It’s easy to know if food is spoiled. Residents of a subdivision in Barangay Talon Dos, Las Piñas City were recently bothered by a foul smell emanating from a parked car and alerted police, suspecting there was a dead person inside.
When the car was opened, no corpse was found. Instead, a spoiled roast pig head was inside, GMA News reported.
Apparently, the car’s owner was arrested and detained by police earlier over a scuffle with security guards of the gated community, leaving the car and the lechon inside it unattended for several hours.
Not all bad-smelling food is spoiled, though. Someone returning from the Democratic Republic of Congo was stopped by US Customs and Border Protection officers at Boston Logan Airport last month.
The incident arose from security dogs sniffing the guy’s luggage, alerting the CBP agents of its suspicious contents. When asked what was inside, the unnamed traveler said he had brought dried fish from the DRC.
Inspectors opened the man’s luggage to verify it was the smelly dried fish, but they found nothing of the sort. Instead, there were mummified monkeys inside.

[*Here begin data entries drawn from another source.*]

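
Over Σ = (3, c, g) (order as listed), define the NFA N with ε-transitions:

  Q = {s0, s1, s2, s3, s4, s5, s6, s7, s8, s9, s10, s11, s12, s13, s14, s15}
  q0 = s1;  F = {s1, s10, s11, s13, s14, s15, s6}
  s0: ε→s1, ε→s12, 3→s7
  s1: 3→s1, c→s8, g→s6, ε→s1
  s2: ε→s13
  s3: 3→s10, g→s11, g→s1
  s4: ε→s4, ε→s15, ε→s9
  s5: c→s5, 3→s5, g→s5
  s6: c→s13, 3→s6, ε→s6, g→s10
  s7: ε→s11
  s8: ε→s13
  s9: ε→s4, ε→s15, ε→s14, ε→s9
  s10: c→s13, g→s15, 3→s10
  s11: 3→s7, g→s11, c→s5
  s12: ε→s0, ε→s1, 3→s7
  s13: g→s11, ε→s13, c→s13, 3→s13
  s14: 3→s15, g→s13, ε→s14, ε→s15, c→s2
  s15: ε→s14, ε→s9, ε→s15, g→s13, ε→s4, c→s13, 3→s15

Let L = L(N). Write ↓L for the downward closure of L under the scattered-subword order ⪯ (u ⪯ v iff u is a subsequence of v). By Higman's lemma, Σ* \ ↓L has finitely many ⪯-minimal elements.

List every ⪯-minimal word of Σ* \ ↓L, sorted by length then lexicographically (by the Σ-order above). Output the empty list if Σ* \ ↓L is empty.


Antichain: [cgc, gggggc].

|Q|=16, |F|=7, |δ|=52 (23 ε).
min D↑ (7 st, q0=0, F={5}): 0:3→0,c→1,g→2 1:3→1,c→1,g→3 2:3→2,c→1,g→4 3:3→3,c→5,g→3 4:3→4,c→1,g→6 5:3→5,c→5,g→5 6:3→6,c→1,g→1 [Hopcroft].
'cgc': |S_i|=[13, 6, 3, 1] end={s5} — reject; 3/3 deletions ∈↓L.
'gggggc': N↓-sim [13, 11, 10, 9, 4, 3, 1] end={s5} — reject; 6/6 del acc.
2 words, ⪯-incomp.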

The traveler said he brought the dehydrated bodies of four dead monkeys into the US for his consumption, according to CBP spokesperson Ryan Bissette, ABC News reported.
So-called bush meat is banned in the US because it could spread germs and diseases like the deadly Ebola virus, posing grave danger to the public.
Bissette said the bush meat smuggler was not charged, but the four kilos of mummified monkeys were seized for destruction, according to ABC News.